I hate nudity. The guy I was with was a nudist and expected me to be naked half the time, and if I wasn't he would get upset about it. If I complained about being cold, he would say "well, if you were naked more often, your body would be used to it." If I was naked, it made me uncomfortable on how he would look at me, and I would walk around in fear that he'd touch me in ways I didn't want to be, which happed far more frequently than I care to admit... if I did have clothes on, sometimes he would proceed to "playfully" rip them from my body, and if I protested, he would get angry with me.

I hate to see people yell at their children, and I hate to even spank my own child when he misbehaves because it reminds me of how he treated my son when he was only one and a half... The day my son wouldn't stand in the corner and he proceeded to take his diaper off and smack his bare bottom... at the age of one and a half... and then got pissed off at me when I backed my son on it, telling me that when my son grows up to be a brat not to talk to him about it...
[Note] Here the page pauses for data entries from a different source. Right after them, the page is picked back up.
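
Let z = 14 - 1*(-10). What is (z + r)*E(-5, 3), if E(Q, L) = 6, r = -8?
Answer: 96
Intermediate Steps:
z = 24 (z = 14 + 10 = 24)
(z + r)*E(-5, 3) = (24 - 8)*6 = 16*6 = 96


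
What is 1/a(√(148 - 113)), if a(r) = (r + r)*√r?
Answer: 35^(¼)/70 ≈ 0.034747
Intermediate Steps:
a(r) = 2*r^(3/2) (a(r) = (2*r)*√r = 2*r^(3/2))
1/a(√(148 - 113)) = 1/(2*(√(148 - 113))^(3/2)) = 1/(2*(√35)^(3/2)) = 1/(2*35^(¾)) = 35^(¼)/70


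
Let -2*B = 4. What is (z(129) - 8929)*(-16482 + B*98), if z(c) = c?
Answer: 146766400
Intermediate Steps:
B = -2 (B = -½*4 = -2)
(z(129) - 8929)*(-16482 + B*98) = (129 - 8929)*(-16482 - 2*98) = -8800*(-16482 - 196) = -8800*(-16678) = 146766400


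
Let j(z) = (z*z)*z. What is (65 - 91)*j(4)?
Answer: -1664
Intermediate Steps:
j(z) = z³ (j(z) = z²*z = z³)
(65 - 91)*j(4) = (65 - 91)*4³ = -26*64 = -1664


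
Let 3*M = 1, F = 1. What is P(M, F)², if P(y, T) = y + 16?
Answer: 2401/9 ≈ 266.78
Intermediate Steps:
M = ⅓ (M = (⅓)*1 = ⅓ ≈ 0.33333)
P(y, T) = 16 + y
P(M, F)² = (16 + ⅓)² = (49/3)² = 2401/9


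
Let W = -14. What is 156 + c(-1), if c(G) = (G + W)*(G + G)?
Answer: 186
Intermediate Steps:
c(G) = 2*G*(-14 + G) (c(G) = (G - 14)*(G + G) = (-14 + G)*(2*G) = 2*G*(-14 + G))
156 + c(-1) = 156 + 2*(-1)*(-14 - 1) = 156 + 2*(-1)*(-15) = 156 + 30 = 186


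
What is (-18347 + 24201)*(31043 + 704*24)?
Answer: 280634906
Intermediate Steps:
(-18347 + 24201)*(31043 + 704*24) = 5854*(31043 + 16896) = 5854*47939 = 280634906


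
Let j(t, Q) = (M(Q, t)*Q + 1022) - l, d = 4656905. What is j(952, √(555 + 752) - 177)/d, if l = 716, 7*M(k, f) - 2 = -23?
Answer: 837/4656905 - 3*√1307/4656905 ≈ 0.00015644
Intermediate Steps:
M(k, f) = -3 (M(k, f) = 2/7 + (⅐)*(-23) = 2/7 - 23/7 = -3)
j(t, Q) = 306 - 3*Q (j(t, Q) = (-3*Q + 1022) - 1*716 = (1022 - 3*Q) - 716 = 306 - 3*Q)
j(952, √(555 + 752) - 177)/d = (306 - 3*(√(555 + 752) - 177))/4656905 = (306 - 3*(√1307 - 177))*(1/4656905) = (306 - 3*(-177 + √1307))*(1/4656905) = (306 + (531 - 3*√1307))*(1/4656905) = (837 - 3*√1307)*(1/4656905) = 837/4656905 - 3*√1307/4656905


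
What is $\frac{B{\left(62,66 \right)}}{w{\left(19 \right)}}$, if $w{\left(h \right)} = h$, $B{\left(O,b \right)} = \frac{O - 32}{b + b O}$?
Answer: $\frac{5}{13167} \approx 0.00037974$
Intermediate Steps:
$B{\left(O,b \right)} = \frac{-32 + O}{b + O b}$
$\frac{B{\left(62,66 \right)}}{w{\left(19 \right)}} = \frac{\frac{1}{66} \frac{1}{1 + 62} \left(-32 + 62\right)}{19} = \frac{1}{66} \cdot \frac{1}{63} \cdot 30 \cdot \frac{1}{19} = \frac{5}{693} \cdot \frac{1}{19} = \frac{5}{13167}$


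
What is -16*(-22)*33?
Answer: 11616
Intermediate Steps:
-16*(-22)*33 = 352*33 = 11616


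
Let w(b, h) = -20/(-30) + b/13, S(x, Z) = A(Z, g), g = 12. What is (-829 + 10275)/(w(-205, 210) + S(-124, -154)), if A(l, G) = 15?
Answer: -184197/2 ≈ -92099.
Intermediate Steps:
S(x, Z) = 15
w(b, h) = 2/3 + b/13 (w(b, h) = -20*(-1/30) + b*(1/13) = 2/3 + b/13)
(-829 + 10275)/(w(-205, 210) + S(-124, -154)) = (-829 + 10275)/((2/3 + (1/13)*(-205)) + 15) = 9446/((2/3 - 205/13) + 15) = 9446/(-589/39 + 15) = 9446/(-4/39) = 9446*(-39/4) = -184197/2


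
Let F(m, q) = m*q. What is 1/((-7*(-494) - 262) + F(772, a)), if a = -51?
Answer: -1/36176 ≈ -2.7643e-5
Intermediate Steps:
1/((-7*(-494) - 262) + F(772, a)) = 1/((-7*(-494) - 262) + 772*(-51)) = 1/((3458 - 262) - 39372) = 1/(3196 - 39372) = 1/(-36176) = -1/36176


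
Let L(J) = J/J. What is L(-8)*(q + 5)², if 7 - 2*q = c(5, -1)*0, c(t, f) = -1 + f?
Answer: 289/4 ≈ 72.250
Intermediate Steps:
L(J) = 1
q = 7/2 (q = 7/2 - (-1 - 1)*0/2 = 7/2 - (-1)*0 = 7/2 - ½*0 = 7/2 + 0 = 7/2 ≈ 3.5000)
L(-8)*(q + 5)² = 1*(7/2 + 5)² = 1*(17/2)² = 1*(289/4) = 289/4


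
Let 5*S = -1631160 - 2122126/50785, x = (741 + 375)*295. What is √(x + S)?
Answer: √7684844846518/50785 ≈ 54.586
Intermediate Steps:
x = 329220 (x = 1116*295 = 329220)
S = -82840582726/253925 (S = (-1631160 - 2122126/50785)/5 = (⅕)*(-82840582726/50785) = -82840582726/253925 ≈ -3.2624e+5)
√(x + S) = √(329220 - 82840582726/253925) = √(756605774/253925) = √7684844846518/50785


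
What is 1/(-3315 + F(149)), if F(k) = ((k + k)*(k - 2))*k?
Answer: 1/6523779 ≈ 1.5329e-7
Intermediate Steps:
F(k) = 2*k²*(-2 + k) (F(k) = ((2*k)*(-2 + k))*k = (2*k*(-2 + k))*k = 2*k²*(-2 + k))
1/(-3315 + F(149)) = 1/(-3315 + 2*149²*(-2 + 149)) = 1/(-3315 + 2*22201*147) = 1/(-3315 + 6527094) = 1/6523779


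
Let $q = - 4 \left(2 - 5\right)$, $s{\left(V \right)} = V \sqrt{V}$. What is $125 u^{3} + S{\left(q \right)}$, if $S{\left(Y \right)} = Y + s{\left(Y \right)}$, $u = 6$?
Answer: $27012 + 24 \sqrt{3} \approx 27054.0$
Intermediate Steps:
$s{\left(V \right)} = V^{\frac{3}{2}}$
$q = 12$ ($q = \left(-4\right) \left(-3\right) = 12$)
$S{\left(Y \right)} = Y + Y^{\frac{3}{2}}$
$125 u^{3} + S{\left(q \right)} = 125 \cdot 6^{3} + \left(12 + 12^{\frac{3}{2}}\right) = 125 \cdot 216 + \left(12 + 24 \sqrt{3}\right) = 27000 + \left(12 + 24 \sqrt{3}\right) = 27012 + 24 \sqrt{3}$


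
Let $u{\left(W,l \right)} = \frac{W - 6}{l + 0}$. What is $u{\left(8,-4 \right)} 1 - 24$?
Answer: $- \frac{49}{2} \approx -24.5$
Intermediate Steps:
$u{\left(W,l \right)} = \frac{-6 + W}{l}$
$u{\left(8,-4 \right)} 1 - 24 = \frac{-6 + 8}{-4} \cdot 1 - 24 = \left(- \frac{1}{4}\right) 2 \cdot 1 - 24 = \left(- \frac{1}{2}\right) 1 - 24 = - \frac{1}{2} - 24 = - \frac{49}{2}$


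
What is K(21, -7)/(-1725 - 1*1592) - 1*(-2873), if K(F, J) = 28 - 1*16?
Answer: 9529729/3317 ≈ 2873.0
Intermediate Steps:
K(F, J) = 12 (K(F, J) = 28 - 16 = 12)
K(21, -7)/(-1725 - 1*1592) - 1*(-2873) = 12/(-1725 - 1*1592) - 1*(-2873) = 12/(-1725 - 1592) + 2873 = 12/(-3317) + 2873 = 12*(-1/3317) + 2873 = -12/3317 + 2873 = 9529729/3317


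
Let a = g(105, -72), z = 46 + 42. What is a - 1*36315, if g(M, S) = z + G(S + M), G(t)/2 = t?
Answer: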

I just.... there is a lot of things that I put myself and my own son through for the last two and a half years that I'm having a really hard time forgiving myself. Granted that my child really doesn't remember any of these things, it's the fact that I put us in that situation to begin with, not realizing it sooner...

I've been listening to this song nonstop and I've come to realize that it really is time for me to take my own life back and live it the way that I want to. The way I've always wanted to. My therapist tells me I need to advocate for myself and speak out, but I'm not going to lie, y'all... it's hard. It gets harder and harder every single day...

I'm going to try and come back to this again daily, even to post just one paragraph... I can feel silence settling inside me again, and it's beginning to scare me...

So, this is my fight song, and I'm incredibly thankful to have you all here for the ride.